I WISH Antec would create better side panels like the guy has done in this video...

http://uk.youtube.com/watch?v=RSMkrUSUB3w


----------



## KBD (Dec 12, 2008)

MNPCTeach freaking rocks , they've done so many amazing mods


----------



## viczulis (Dec 12, 2008)

I'm redoing my 1200 right now. I think I'll do what they did for window.

Thanks man


----------



## J-Man (Dec 12, 2008)

KBD said:


> *MNPCTeach* freaking rocks , they've done so many amazing mods


?


----------



## viczulis (Dec 12, 2008)

Hey if anyone else is interested. Here's a place on e-bay which sells plexi glass at a decent price. Different sizes and colors and will cut pieces for you. I just ordered my piece but will save link.


http://cgi.ebay.com/1-8-inch-clear-...photoQQcmdZViewItemQQ_trksidZp1742.m153.l1262


----------



## KBD (Dec 12, 2008)

J-Man said:


> ?



thats the people who did this mod. if you noticed in the video it said something about MNPCTech presents or something like that.
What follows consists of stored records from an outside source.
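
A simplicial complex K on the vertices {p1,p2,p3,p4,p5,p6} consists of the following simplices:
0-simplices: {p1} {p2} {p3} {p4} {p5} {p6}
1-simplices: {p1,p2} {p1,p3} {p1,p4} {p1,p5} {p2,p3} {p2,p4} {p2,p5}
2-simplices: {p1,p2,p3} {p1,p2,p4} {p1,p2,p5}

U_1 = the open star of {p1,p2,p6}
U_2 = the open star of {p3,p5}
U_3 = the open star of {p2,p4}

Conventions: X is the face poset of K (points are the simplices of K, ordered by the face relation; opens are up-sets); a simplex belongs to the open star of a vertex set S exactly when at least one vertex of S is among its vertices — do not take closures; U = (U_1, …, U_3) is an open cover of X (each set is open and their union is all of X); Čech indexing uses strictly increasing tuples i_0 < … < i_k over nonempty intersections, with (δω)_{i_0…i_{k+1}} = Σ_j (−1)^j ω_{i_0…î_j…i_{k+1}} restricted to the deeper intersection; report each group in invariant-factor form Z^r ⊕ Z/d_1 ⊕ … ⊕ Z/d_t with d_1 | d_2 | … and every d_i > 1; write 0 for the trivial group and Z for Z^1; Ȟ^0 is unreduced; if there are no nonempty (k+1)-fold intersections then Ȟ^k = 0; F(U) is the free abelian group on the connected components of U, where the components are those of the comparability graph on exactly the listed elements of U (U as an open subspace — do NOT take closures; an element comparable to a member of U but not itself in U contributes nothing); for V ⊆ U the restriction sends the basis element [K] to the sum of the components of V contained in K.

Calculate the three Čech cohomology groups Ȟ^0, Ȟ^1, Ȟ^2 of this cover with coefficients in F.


nerve of the cover:
  U1={{p1},{p2},{p6},{p1,p2},{p1,p3},{p1,p4},{p1,p5},{p2,p3},{p2,p4},{p2,p5},{p1,p2,p3},{p1,p2,p4},{p1,p2,p5}} U2={{p3},{p5},{p1,p3},{p1,p5},{p2,p3},{p2,p5},{p1,p2,p3},{p1,p2,p5}} U3={{p2},{p4},{p1,p2},{p1,p4},{p2,p3},{p2,p4},{p2,p5},{p1,p2,p3},{p1,p2,p4},{p1,p2,p5}}
  U12={{p1,p3},{p1,p5},{p2,p3},{p2,p5},{p1,p2,p3},{p1,p2,p5}} U13={{p2},{p1,p2},{p1,p4},{p2,p3},{p2,p4},{p2,p5},{p1,p2,p3},{p1,p2,p4},{p1,p2,p5}} U23={{p2,p3},{p2,p5},{p1,p2,p3},{p1,p2,p5}}
  U123={{p2,p3},{p2,p5},{p1,p2,p3},{p1,p2,p5}}
components per intersection:
  U1: {{p1},{p2},{p1,p2},{p1,p3},{p1,p4},{p1,p5},{p2,p3},{p2,p4},{p2,p5},{p1,p2,p3},{p1,p2,p4},{p1,p2,p5}} {{p6}}
  U2: {{p3},{p1,p3},{p2,p3},{p1,p2,p3}} {{p5},{p1,p5},{p2,p5},{p1,p2,p5}}
  U3: {{p2},{p4},{p1,p2},{p1,p4},{p2,p3},{p2,p4},{p2,p5},{p1,p2,p3},{p1,p2,p4},{p1,p2,p5}}
  U12: {{p1,p3},{p2,p3},{p1,p2,p3}} {{p1,p5},{p2,p5},{p1,p2,p5}}
  U13: {{p2},{p1,p2},{p1,p4},{p2,p3},{p2,p4},{p2,p5},{p1,p2,p3},{p1,p2,p4},{p1,p2,p5}}
  U23: {{p2,p3},{p1,p2,p3}} {{p2,p5},{p1,p2,p5}}
  U123: {{p2,p3},{p1,p2,p3}} {{p2,p5},{p1,p2,p5}}
C dims 5,5,2; δ0: rk 3, SNF 1^3; δ1: rk 2, SNF 1^2
Ȟ^0 = (5 − 3) − 0 = 2, so Ȟ^0 ≅ Z^2
Ȟ^1 = (5 − 2) − 3 = 0, so Ȟ^1 ≅ 0
Ȟ^2 = (2 − 0) − 2 = 0, so Ȟ^2 ≅ 0

Ȟ^0 = Z^2; Ȟ^1 = 0; Ȟ^2 = 0


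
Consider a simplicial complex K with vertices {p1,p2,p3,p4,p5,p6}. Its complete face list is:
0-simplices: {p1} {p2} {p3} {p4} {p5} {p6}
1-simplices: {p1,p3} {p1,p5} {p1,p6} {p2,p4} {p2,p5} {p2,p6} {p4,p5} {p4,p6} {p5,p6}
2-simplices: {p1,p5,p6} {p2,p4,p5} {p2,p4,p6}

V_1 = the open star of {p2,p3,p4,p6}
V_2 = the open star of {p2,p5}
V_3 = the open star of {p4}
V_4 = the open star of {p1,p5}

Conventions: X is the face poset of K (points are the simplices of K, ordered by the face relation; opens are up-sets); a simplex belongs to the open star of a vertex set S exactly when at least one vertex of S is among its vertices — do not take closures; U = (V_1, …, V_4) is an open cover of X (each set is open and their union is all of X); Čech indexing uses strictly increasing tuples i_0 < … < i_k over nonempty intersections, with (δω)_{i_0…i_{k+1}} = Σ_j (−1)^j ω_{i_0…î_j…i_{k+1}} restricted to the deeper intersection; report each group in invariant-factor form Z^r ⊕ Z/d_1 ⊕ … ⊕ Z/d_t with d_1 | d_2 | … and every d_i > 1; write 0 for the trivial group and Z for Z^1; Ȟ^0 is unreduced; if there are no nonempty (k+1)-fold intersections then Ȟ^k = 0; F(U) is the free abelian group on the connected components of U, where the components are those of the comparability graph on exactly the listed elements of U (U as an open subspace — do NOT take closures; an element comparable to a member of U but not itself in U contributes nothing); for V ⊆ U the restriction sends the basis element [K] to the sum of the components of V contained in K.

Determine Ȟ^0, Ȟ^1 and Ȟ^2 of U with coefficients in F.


Ȟ^0 ≅ Z, Ȟ^1 ≅ Z, Ȟ^2 ≅ 0

cover nerve:
  V1={{p2},{p3},{p4},{p6},{p1,p3},{p1,p6},{p2,p4},{p2,p5},{p2,p6},{p4,p5},{p4,p6},{p5,p6},{p1,p5,p6},{p2,p4,p5},{p2,p4,p6}} V2={{p2},{p5},{p1,p5},{p2,p4},{p2,p5},{p2,p6},{p4,p5},{p5,p6},{p1,p5,p6},{p2,p4,p5},{p2,p4,p6}} V3={{p4},{p2,p4},{p4,p5},{p4,p6},{p2,p4,p5},{p2,p4,p6}} V4={{p1},{p5},{p1,p3},{p1,p5},{p1,p6},{p2,p5},{p4,p5},{p5,p6},{p1,p5,p6},{p2,p4,p5}}
  V12={{p2},{p2,p4},{p2,p5},{p2,p6},{p4,p5},{p5,p6},{p1,p5,p6},{p2,p4,p5},{p2,p4,p6}} V13={{p4},{p2,p4},{p4,p5},{p4,p6},{p2,p4,p5},{p2,p4,p6}} V14={{p1,p3},{p1,p6},{p2,p5},{p4,p5},{p5,p6},{p1,p5,p6},{p2,p4,p5}} V23={{p2,p4},{p4,p5},{p2,p4,p5},{p2,p4,p6}} V24={{p5},{p1,p5},{p2,p5},{p4,p5},{p5,p6},{p1,p5,p6},{p2,p4,p5}} V34={{p4,p5},{p2,p4,p5}}
  V123={{p2,p4},{p4,p5},{p2,p4,p5},{p2,p4,p6}} V124={{p2,p5},{p4,p5},{p5,p6},{p1,p5,p6},{p2,p4,p5}} V134={{p4,p5},{p2,p4,p5}} V234={{p4,p5},{p2,p4,p5}}
  V1234={{p4,p5},{p2,p4,p5}}
components per intersection:
  V1: {{p2},{p4},{p6},{p1,p6},{p2,p4},{p2,p5},{p2,p6},{p4,p5},{p4,p6},{p5,p6},{p1,p5,p6},{p2,p4,p5},{p2,p4,p6}} {{p3},{p1,p3}}
  V2: {{p2},{p5},{p1,p5},{p2,p4},{p2,p5},{p2,p6},{p4,p5},{p5,p6},{p1,p5,p6},{p2,p4,p5},{p2,p4,p6}}
  V3: {{p4},{p2,p4},{p4,p5},{p4,p6},{p2,p4,p5},{p2,p4,p6}}
  V4: {{p1},{p5},{p1,p3},{p1,p5},{p1,p6},{p2,p5},{p4,p5},{p5,p6},{p1,p5,p6},{p2,p4,p5}}
  V12: {{p2},{p2,p4},{p2,p5},{p2,p6},{p4,p5},{p2,p4,p5},{p2,p4,p6}} {{p5,p6},{p1,p5,p6}}
  V13: {{p4},{p2,p4},{p4,p5},{p4,p6},{p2,p4,p5},{p2,p4,p6}}
  V14: {{p1,p3}} {{p1,p6},{p5,p6},{p1,p5,p6}} {{p2,p5},{p4,p5},{p2,p4,p5}}
  V23: {{p2,p4},{p4,p5},{p2,p4,p5},{p2,p4,p6}}
  V24: {{p5},{p1,p5},{p2,p5},{p4,p5},{p5,p6},{p1,p5,p6},{p2,p4,p5}}
  V34: {{p4,p5},{p2,p4,p5}}
  V123: {{p2,p4},{p4,p5},{p2,p4,p5},{p2,p4,p6}}
  V124: {{p2,p5},{p4,p5},{p2,p4,p5}} {{p5,p6},{p1,p5,p6}}
  V134: {{p4,p5},{p2,p4,p5}}
  V234: {{p4,p5},{p2,p4,p5}}
  V1234: {{p4,p5},{p2,p4,p5}}
C dims 5,9,5,1; δ0: rk 4, SNF 1^4; δ1: rk 4, SNF 1^4; δ2: rk 1, SNF 1^1
Ȟ^0: (5−4)−0=1 ⇒ Z
Ȟ^1: (9−4)−4=1 ⇒ Z
Ȟ^2: (5−1)−4=0 ⇒ 0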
You are not from the US so thats why you prolly never heard of them. They do a bunch of freaking cool mods, check out their shop website http://www.mnpctech.com/, you'll see what i mean.


----------



## viczulis (Dec 16, 2008)

Thanks again KDB  J-Man  here's a couple pics before and after. I thought I was just going to be painted case again. (did not really like the silver) but once you showed me that I had to do it.

Hopefully I'll have it back together tonight or tomorrow. Putting in lighted feet and thinking about making a top for that big fan. Dont like the idea of something falling in. Thinking clear plexi an inch or so higher then grill.


----------